The Sri Lankan economy has been hard hit by the global economic dislocation caused by the COVID-19 pandemic, which has been greatly intensified by the US-NATO proxy war against Russia in Ukraine. The severe lack of foreign exchange has disrupted the import of petroleum products, essential food, medicines, and other basic commodities. The country is hovering on the brink of default on its huge foreign loans.
Amid the worsening crisis, the Colombo Stock Exchange suspended trading twice on Monday due to a sharp fall in the benchmark share price index. The Sri Lankan stock market lost 23 percent in March, after falling 11 percent in the previous month, with an overall drop of 32 percent so far this year.
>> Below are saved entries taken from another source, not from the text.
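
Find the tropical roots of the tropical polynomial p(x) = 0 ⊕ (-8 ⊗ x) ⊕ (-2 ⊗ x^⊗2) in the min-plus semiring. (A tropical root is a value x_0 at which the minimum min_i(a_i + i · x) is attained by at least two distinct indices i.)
Roots: {-6, 8}

Each tropical root is a break point of the lower envelope of the lines y = a_i + i · x (there are 3 lines, with slopes 0, 1, ..., 2). Only the lines that attain the minimum somewhere contribute to roots; other lines are dominated. Here the surviving (envelope) indices are i = 2, i = 1, i = 0.
Intersections between consecutive envelope lines give the roots: for adjacent envelope indices i < j the intersection is x = (a_i − a_j) / (j − i). Reading off the sorted break points: {-6, 8}.
Verification: at each break x_0, at least two indices attain the minimum of min_i(a_i + i · x_0).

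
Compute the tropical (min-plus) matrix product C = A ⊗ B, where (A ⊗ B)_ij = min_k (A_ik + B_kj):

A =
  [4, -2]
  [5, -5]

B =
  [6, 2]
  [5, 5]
A ⊗ B =
  [3, 3]
  [0, 0]

Apply the min-plus product entry-by-entry:
  C[0][0] = min over k of (A[0][0] + B[0][0] = 4 + 6 = 10, A[0][1] + B[1][0] = -2 + 5 = 3) = 3 (attained at k = 1)
  C[0][1] = min over k of (A[0][0] + B[0][1] = 4 + 2 = 6, A[0][1] + B[1][1] = -2 + 5 = 3) = 3 (attained at k = 1)
  C[1][0] = min over k of (A[1][0] + B[0][0] = 5 + 6 = 11, A[1][1] + B[1][0] = -5 + 5 = 0) = 0 (attained at k = 1)
  C[1][1] = min over k of (A[1][0] + B[0][1] = 5 + 2 = 7, A[1][1] + B[1][1] = -5 + 5 = 0) = 0 (attained at k = 1)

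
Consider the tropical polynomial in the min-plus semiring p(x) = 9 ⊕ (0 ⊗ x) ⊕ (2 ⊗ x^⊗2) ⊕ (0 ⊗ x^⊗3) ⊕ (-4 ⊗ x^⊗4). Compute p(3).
p(3) = 3

A tropical monomial a ⊗ x^⊗i evaluates to a + i · x. Evaluating each term at x = 3:
  Term 0 contributes 9 + 0 · 3 = 9
  Term 1 contributes 0 + 1 · 3 = 3
  Term 2 contributes 2 + 2 · 3 = 8
  Term 3 contributes 0 + 3 · 3 = 9
  Term 4 contributes -4 + 4 · 3 = 8
p(3) = ⊕ of these = min[9, 3, 8, 9, 8] = 3.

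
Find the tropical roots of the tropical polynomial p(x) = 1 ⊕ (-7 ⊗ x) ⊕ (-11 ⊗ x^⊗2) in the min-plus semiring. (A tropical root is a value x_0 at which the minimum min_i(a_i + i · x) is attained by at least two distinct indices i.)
Roots: {4, 8}

Each tropical root is a break point of the lower envelope of the lines y = a_i + i · x (there are 3 lines, with slopes 0, 1, ..., 2). Only the lines that attain the minimum somewhere contribute to roots; other lines are dominated. Here the surviving (envelope) indices are i = 2, i = 1, i = 0.
Intersections between consecutive envelope lines give the roots: for adjacent envelope indices i < j the intersection is x = (a_i − a_j) / (j − i). Reading off the sorted break points: {4, 8}.
Verification: at each break x_0, at least two indices attain the minimum of min_i(a_i + i · x_0).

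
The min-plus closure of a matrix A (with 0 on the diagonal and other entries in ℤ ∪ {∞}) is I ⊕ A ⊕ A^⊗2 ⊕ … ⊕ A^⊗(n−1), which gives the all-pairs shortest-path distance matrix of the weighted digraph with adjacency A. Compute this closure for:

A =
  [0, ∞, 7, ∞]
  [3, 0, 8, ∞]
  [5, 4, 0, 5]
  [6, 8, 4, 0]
Closure =
  [0, 11, 7, 12]
  [3, 0, 8, 13]
  [5, 4, 0, 5]
  [6, 8, 4, 0]

This is the Floyd-Warshall all-pairs shortest-path computation. For each intermediate vertex k = 0, 1, …, 3, update dist[i][j] ← min(dist[i][j], dist[i][k] + dist[k][j]). The final matrix gives, for each (i, j), the minimum total weight of any directed path from i to j (possibly empty when i = j).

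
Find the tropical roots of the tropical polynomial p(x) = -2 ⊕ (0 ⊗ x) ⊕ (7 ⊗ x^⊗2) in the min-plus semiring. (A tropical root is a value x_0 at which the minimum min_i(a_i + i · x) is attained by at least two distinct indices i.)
Roots: {-7, -2}

Each tropical root is a break point of the lower envelope of the lines y = a_i + i · x (there are 3 lines, with slopes 0, 1, ..., 2). Only the lines that attain the minimum somewhere contribute to roots; other lines are dominated. Here the surviving (envelope) indices are i = 2, i = 1, i = 0.
Intersections between consecutive envelope lines give the roots: for adjacent envelope indices i < j the intersection is x = (a_i − a_j) / (j − i). Reading off the sorted break points: {-7, -2}.
Verification: at each break x_0, at least two indices attain the minimum of min_i(a_i + i · x_0).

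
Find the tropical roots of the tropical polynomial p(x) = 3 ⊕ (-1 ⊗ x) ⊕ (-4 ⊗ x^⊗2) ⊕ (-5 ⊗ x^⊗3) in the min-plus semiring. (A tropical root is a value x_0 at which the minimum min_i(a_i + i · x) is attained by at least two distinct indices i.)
Roots: {1, 3, 4}

Each tropical root is a break point of the lower envelope of the lines y = a_i + i · x (there are 4 lines, with slopes 0, 1, ..., 3). Only the lines that attain the minimum somewhere contribute to roots; other lines are dominated. Here the surviving (envelope) indices are i = 3, i = 2, i = 1, i = 0.
Intersections between consecutive envelope lines give the roots: for adjacent envelope indices i < j the intersection is x = (a_i − a_j) / (j − i). Reading off the sorted break points: {1, 3, 4}.
Verification: at each break x_0, at least two indices attain the minimum of min_i(a_i + i · x_0).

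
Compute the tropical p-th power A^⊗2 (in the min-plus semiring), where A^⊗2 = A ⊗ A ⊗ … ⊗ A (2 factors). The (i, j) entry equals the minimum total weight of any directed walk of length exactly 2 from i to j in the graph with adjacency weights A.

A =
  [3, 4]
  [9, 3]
A^⊗2 =
  [6, 7]
  [12, 6]

Each entry (A^⊗2)_ij equals the minimum over all length-2 walks i = v_0 → v_1 → … → v_2 = j of Σ_t A[v_t][v_{t+1}]. For example, for (i, j) = (0, 1) we minimise over 2 possible intermediate vertex sequences; the minimum is 7, attained along the walk 0 → 0 → 1.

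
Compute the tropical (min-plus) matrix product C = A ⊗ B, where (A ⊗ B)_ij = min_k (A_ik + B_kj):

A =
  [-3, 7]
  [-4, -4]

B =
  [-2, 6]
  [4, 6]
A ⊗ B =
  [-5, 3]
  [-6, 2]

Apply the min-plus product entry-by-entry:
  C[0][0] = min over k of (A[0][0] + B[0][0] = -3 + -2 = -5, A[0][1] + B[1][0] = 7 + 4 = 11) = -5 (attained at k = 0)
  C[0][1] = min over k of (A[0][0] + B[0][1] = -3 + 6 = 3, A[0][1] + B[1][1] = 7 + 6 = 13) = 3 (attained at k = 0)
  C[1][0] = min over k of (A[1][0] + B[0][0] = -4 + -2 = -6, A[1][1] + B[1][0] = -4 + 4 = 0) = -6 (attained at k = 0)
  C[1][1] = min over k of (A[1][0] + B[0][1] = -4 + 6 = 2, A[1][1] + B[1][1] = -4 + 6 = 2) = 2 (attained at k = 0)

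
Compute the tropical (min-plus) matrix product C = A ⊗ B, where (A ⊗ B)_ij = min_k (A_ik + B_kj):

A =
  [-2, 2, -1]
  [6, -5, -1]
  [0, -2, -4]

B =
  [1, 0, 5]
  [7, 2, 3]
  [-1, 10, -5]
A ⊗ B =
  [-2, -2, -6]
  [-2, -3, -6]
  [-5, 0, -9]

Apply the min-plus product entry-by-entry:
  C[0][0] = min over k of (A[0][0] + B[0][0] = -2 + 1 = -1, A[0][1] + B[1][0] = 2 + 7 = 9, A[0][2] + B[2][0] = -1 + -1 = -2) = -2 (attained at k = 2)
  C[0][1] = min over k of (A[0][0] + B[0][1] = -2 + 0 = -2, A[0][1] + B[1][1] = 2 + 2 = 4, A[0][2] + B[2][1] = -1 + 10 = 9) = -2 (attained at k = 0)
  C[0][2] = min over k of (A[0][0] + B[0][2] = -2 + 5 = 3, A[0][1] + B[1][2] = 2 + 3 = 5, A[0][2] + B[2][2] = -1 + -5 = -6) = -6 (attained at k = 2)
  C[1][0] = min over k of (A[1][0] + B[0][0] = 6 + 1 = 7, A[1][1] + B[1][0] = -5 + 7 = 2, A[1][2] + B[2][0] = -1 + -1 = -2) = -2 (attained at k = 2)
  C[1][1] = min over k of (A[1][0] + B[0][1] = 6 + 0 = 6, A[1][1] + B[1][1] = -5 + 2 = -3, A[1][2] + B[2][1] = -1 + 10 = 9) = -3 (attained at k = 1)
  C[1][2] = min over k of (A[1][0] + B[0][2] = 6 + 5 = 11, A[1][1] + B[1][2] = -5 + 3 = -2, A[1][2] + B[2][2] = -1 + -5 = -6) = -6 (attained at k = 2)
  C[2][0] = min over k of (A[2][0] + B[0][0] = 0 + 1 = 1, A[2][1] + B[1][0] = -2 + 7 = 5, A[2][2] + B[2][0] = -4 + -1 = -5) = -5 (attained at k = 2)
  C[2][1] = min over k of (A[2][0] + B[0][1] = 0 + 0 = 0, A[2][1] + B[1][1] = -2 + 2 = 0, A[2][2] + B[2][1] = -4 + 10 = 6) = 0 (attained at k = 0)
  C[2][2] = min over k of (A[2][0] + B[0][2] = 0 + 5 = 5, A[2][1] + B[1][2] = -2 + 3 = 1, A[2][2] + B[2][2] = -4 + -5 = -9) = -9 (attained at k = 2)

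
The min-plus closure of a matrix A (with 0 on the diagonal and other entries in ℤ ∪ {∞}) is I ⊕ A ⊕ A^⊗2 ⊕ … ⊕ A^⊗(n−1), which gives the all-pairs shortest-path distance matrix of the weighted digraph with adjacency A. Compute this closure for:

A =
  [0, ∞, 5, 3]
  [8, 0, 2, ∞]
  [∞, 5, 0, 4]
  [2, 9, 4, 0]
Closure =
  [0, 10, 5, 3]
  [8, 0, 2, 6]
  [6, 5, 0, 4]
  [2, 9, 4, 0]

This is the Floyd-Warshall all-pairs shortest-path computation. For each intermediate vertex k = 0, 1, …, 3, update dist[i][j] ← min(dist[i][j], dist[i][k] + dist[k][j]). The final matrix gives, for each (i, j), the minimum total weight of any directed path from i to j (possibly empty when i = j).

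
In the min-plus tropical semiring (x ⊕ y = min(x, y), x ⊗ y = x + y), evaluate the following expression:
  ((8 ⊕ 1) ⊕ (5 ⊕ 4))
((8 ⊕ 1) ⊕ (5 ⊕ 4)) = 1

Expand innermost to outermost. Recall ⊕ takes the minimum of its arguments and ⊗ takes their sum. Working out the expression ((8 ⊕ 1) ⊕ (5 ⊕ 4)) gives 1.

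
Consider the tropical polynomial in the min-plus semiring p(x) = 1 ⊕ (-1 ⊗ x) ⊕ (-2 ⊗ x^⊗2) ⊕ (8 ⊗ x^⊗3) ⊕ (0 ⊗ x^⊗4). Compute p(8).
p(8) = 1

A tropical monomial a ⊗ x^⊗i evaluates to a + i · x. Evaluating each term at x = 8:
  Term 0 contributes 1 + 0 · 8 = 1
  Term 1 contributes -1 + 1 · 8 = 7
  Term 2 contributes -2 + 2 · 8 = 14
  Term 3 contributes 8 + 3 · 8 = 32
  Term 4 contributes 0 + 4 · 8 = 32
p(8) = ⊕ of these = min[1, 7, 14, 32, 32] = 1.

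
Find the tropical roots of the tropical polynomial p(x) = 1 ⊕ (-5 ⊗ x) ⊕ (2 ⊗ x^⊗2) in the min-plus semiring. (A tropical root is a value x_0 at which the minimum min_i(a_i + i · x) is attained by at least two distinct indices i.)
Roots: {-7, 6}

Each tropical root is a break point of the lower envelope of the lines y = a_i + i · x (there are 3 lines, with slopes 0, 1, ..., 2). Only the lines that attain the minimum somewhere contribute to roots; other lines are dominated. Here the surviving (envelope) indices are i = 2, i = 1, i = 0.
Intersections between consecutive envelope lines give the roots: for adjacent envelope indices i < j the intersection is x = (a_i − a_j) / (j − i). Reading off the sorted break points: {-7, 6}.
Verification: at each break x_0, at least two indices attain the minimum of min_i(a_i + i · x_0).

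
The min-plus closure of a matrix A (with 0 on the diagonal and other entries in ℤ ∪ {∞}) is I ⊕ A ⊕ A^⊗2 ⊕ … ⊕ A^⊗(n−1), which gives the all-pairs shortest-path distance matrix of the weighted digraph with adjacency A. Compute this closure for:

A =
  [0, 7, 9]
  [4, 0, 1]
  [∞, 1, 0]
Closure =
  [0, 7, 8]
  [4, 0, 1]
  [5, 1, 0]

This is the Floyd-Warshall all-pairs shortest-path computation. For each intermediate vertex k = 0, 1, …, 2, update dist[i][j] ← min(dist[i][j], dist[i][k] + dist[k][j]). The final matrix gives, for each (i, j), the minimum total weight of any directed path from i to j (possibly empty when i = j).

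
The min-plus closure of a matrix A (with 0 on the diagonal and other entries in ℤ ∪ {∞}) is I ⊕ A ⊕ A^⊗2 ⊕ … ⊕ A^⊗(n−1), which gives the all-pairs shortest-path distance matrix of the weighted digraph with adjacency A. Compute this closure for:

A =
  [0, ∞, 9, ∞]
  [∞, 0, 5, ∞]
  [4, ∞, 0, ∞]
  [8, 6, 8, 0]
Closure =
  [0, ∞, 9, ∞]
  [9, 0, 5, ∞]
  [4, ∞, 0, ∞]
  [8, 6, 8, 0]

This is the Floyd-Warshall all-pairs shortest-path computation. For each intermediate vertex k = 0, 1, …, 3, update dist[i][j] ← min(dist[i][j], dist[i][k] + dist[k][j]). The final matrix gives, for each (i, j), the minimum total weight of any directed path from i to j (possibly empty when i = j).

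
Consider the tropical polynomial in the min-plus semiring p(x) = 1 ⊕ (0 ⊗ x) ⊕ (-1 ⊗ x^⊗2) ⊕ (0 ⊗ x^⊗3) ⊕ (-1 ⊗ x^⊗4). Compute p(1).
p(1) = 1

A tropical monomial a ⊗ x^⊗i evaluates to a + i · x. Evaluating each term at x = 1:
  Term 0 contributes 1 + 0 · 1 = 1
  Term 1 contributes 0 + 1 · 1 = 1
  Term 2 contributes -1 + 2 · 1 = 1
  Term 3 contributes 0 + 3 · 1 = 3
  Term 4 contributes -1 + 4 · 1 = 3
p(1) = ⊕ of these = min[1, 1, 1, 3, 3] = 1.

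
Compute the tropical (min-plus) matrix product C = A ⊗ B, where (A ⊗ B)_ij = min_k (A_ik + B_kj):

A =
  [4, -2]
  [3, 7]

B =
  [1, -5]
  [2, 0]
A ⊗ B =
  [0, -2]
  [4, -2]

Apply the min-plus product entry-by-entry:
  C[0][0] = min over k of (A[0][0] + B[0][0] = 4 + 1 = 5, A[0][1] + B[1][0] = -2 + 2 = 0) = 0 (attained at k = 1)
  C[0][1] = min over k of (A[0][0] + B[0][1] = 4 + -5 = -1, A[0][1] + B[1][1] = -2 + 0 = -2) = -2 (attained at k = 1)
  C[1][0] = min over k of (A[1][0] + B[0][0] = 3 + 1 = 4, A[1][1] + B[1][0] = 7 + 2 = 9) = 4 (attained at k = 0)
  C[1][1] = min over k of (A[1][0] + B[0][1] = 3 + -5 = -2, A[1][1] + B[1][1] = 7 + 0 = 7) = -2 (attained at k = 0)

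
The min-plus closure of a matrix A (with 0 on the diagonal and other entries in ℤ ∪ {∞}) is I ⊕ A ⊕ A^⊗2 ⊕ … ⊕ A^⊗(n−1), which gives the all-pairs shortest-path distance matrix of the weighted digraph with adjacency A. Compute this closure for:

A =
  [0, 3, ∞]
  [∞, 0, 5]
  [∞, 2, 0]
Closure =
  [0, 3, 8]
  [∞, 0, 5]
  [∞, 2, 0]

This is the Floyd-Warshall all-pairs shortest-path computation. For each intermediate vertex k = 0, 1, …, 2, update dist[i][j] ← min(dist[i][j], dist[i][k] + dist[k][j]). The final matrix gives, for each (i, j), the minimum total weight of any directed path from i to j (possibly empty when i = j).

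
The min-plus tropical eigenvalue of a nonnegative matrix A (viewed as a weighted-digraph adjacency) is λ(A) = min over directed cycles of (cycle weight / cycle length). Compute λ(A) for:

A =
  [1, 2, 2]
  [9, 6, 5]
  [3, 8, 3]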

The political turmoil will only deepen today with the convening of parliament, where all the signs point to the ruling coalition losing its majority. In the face of mass opposition, a number of parties and dissident groups have indicated that they will leave the coalition and function as independent groups.
Former state minister Nimal Lanza has said 50 parliamentarians of the ruling SLPP will function independently in parliament from today if the government attempts to continue its present tactics. The Sri Lanka Freedom Party (SLFP) with 14 MPs raised questions yesterday about the four newly-appointed ministers and declared it will leave the ruling coalition. If that takes place, the government would be reduced to a minority in the 225-seat parliament.
Regardless of its composition and form, the next government, constituted of parties that defend capitalism to the hilt, can do nothing to alleviate the suffering of working people. As is the case with the COVID-19 pandemic, all these parties place the profits of big business and the wealth of the super-rich ahead of the well-being, health and lives of the majority of ordinary people.
The Socialist Equality Party in Sri Lanka is the only party intervening in the opposition movement urging the working class to take matters into its own hands. It is calling for the formation of action committees in factories and working-class suburbs, independent of the trade unions, which have sat silent throughout this crisis, and all the parties of the capitalist class. Such action committees can form the basis for a workers’ and peasants’ government, which is the only way of resolving the crisis in the interests of working people through the implementation of socialist policies as part of the fight for socialism internationally.